Yes -- and no: Even though the example is quite convincing on the
first glance, I still prefer the "repeatable bug".
Especially if I have many "layers" of functions, I can easily
find the culprit passing in a null pointer. [...]

Not so easily, if NULL is a plausible value. Consider
passing NULL as the argument to fflush() or as the second
argument to setvbuf(), for example: these Standard functions
attribute a special, valid meaning to a NULL pointer, and
take special action when they get one.

Nothing prevents user-defined functions from using NULL
as a perfectly valid value in this way, and if you pass a
NULL by mistake, all your testing will leave some parts of
those functions un-exercised.

Yep.
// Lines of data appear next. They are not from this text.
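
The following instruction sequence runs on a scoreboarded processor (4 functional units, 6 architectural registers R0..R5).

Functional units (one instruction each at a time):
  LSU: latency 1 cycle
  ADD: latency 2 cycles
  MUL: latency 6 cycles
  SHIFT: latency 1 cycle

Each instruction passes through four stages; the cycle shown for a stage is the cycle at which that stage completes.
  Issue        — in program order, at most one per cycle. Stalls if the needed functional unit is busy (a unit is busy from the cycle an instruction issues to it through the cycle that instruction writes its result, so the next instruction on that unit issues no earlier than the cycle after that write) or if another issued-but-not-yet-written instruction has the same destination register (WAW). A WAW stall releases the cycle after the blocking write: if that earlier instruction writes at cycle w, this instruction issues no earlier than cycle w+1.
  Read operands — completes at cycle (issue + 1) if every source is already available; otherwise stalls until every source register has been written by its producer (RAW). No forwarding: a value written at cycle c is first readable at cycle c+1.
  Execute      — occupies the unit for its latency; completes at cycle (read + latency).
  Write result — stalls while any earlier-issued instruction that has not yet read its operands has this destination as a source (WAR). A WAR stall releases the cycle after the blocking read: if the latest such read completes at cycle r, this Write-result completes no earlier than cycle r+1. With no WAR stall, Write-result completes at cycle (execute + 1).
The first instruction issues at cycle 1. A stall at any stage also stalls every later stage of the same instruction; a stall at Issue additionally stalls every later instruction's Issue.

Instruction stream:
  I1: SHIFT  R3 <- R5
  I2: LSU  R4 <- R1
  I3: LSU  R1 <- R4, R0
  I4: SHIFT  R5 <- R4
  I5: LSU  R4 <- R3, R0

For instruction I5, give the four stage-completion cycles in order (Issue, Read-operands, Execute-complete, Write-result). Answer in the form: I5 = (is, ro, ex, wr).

I5 = (10, 11, 12, 13)

I1 -> (1, 2, 3, 4)
I2 -> (2, 3, 4, 5)
I3 -> (6, 7, 8, 9)  // struct: LSU busy until I2 writes@5
I4 -> (7, 8, 9, 10)
I5 -> (10, 11, 12, 13)  // struct: LSU busy until I3 writes@9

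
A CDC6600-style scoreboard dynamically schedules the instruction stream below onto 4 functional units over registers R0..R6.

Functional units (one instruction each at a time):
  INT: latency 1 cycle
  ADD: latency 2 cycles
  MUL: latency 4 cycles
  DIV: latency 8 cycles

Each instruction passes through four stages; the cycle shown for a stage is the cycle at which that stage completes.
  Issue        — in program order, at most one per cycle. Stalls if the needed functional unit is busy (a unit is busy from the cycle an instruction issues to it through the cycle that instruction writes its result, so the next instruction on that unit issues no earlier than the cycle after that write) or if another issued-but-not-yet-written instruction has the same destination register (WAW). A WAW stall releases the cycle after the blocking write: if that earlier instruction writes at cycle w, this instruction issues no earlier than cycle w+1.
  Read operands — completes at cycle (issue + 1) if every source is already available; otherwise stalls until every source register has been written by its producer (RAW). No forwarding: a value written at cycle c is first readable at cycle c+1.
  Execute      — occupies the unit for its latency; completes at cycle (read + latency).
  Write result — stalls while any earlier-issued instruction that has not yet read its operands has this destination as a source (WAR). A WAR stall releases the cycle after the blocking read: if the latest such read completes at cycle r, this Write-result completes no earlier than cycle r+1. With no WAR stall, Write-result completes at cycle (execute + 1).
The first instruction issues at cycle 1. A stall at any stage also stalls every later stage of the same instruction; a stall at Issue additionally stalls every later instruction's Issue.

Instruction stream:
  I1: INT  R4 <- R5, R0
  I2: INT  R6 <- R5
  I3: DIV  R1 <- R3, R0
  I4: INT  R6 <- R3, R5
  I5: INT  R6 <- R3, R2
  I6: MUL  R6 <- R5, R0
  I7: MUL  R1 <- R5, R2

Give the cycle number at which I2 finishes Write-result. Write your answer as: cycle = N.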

I consider this for non-allocating functions or functions
which have to be bullet-proof (and a defined (error) behaviour on
NULL) to be a design flaw in most cases. One certainly finds valid
applications but IMO doing without abusing or over-using NULL is
better.

It might be nice if C had a special value that was invalid
for all purposes except assignment, that was guaranteed to
cause traceable trouble even if used in a comparison. It doesn't
have such a thing; in particular, NULL is not such a thing.

But it is in many cases the nearest thing and can be easily used
in this way. I am not talking about some run of the mill test
program for comp.lang.c or a small utility but about medium-sized
and large programs.
Tell me: Do you advocate initializing all floating-point
variables to defend against the chance that they might be
signalling NaNs?

Hmmm, you got me there: All the floating point "variables"
I worked with either were members of structures which were
explicitly set after allocating storage for the structure
or were temps to read in or calculate changes on these floats.
The temps always were either initialized to a context dependent
default value -- which usually was either 0.0 or 1.0 -- or
were obviously assigned to after a couple of lines.
I have never worked with floating point variables in large
programs outside of this "frame".
However, if for example the set of valid values for a
floating point variable is an interval [a, b], then I would
initialise the variable to a value outside the interval or
to either the smallest or largest value (realised by symbolic
constant; infinity if available/reasonable[*]).


Cheers
Michael
______
[*] After suffering the strange joys of num/infinity yielding
a "0.0" which behaved exactly like a NaN but always was printed
as 0.0, I am a little bit more cautious...
 
C

Charles Richmond

Old said:
&r is not 100. &r means the address of r, which is 1000 in this
example. &r is completely unrelated to what r is pointing to.
You're treating it as "the address of what r is pointing to",
which would be written as &*r, or more simply, r.

&*r === "is this the party to whom I am speaking???"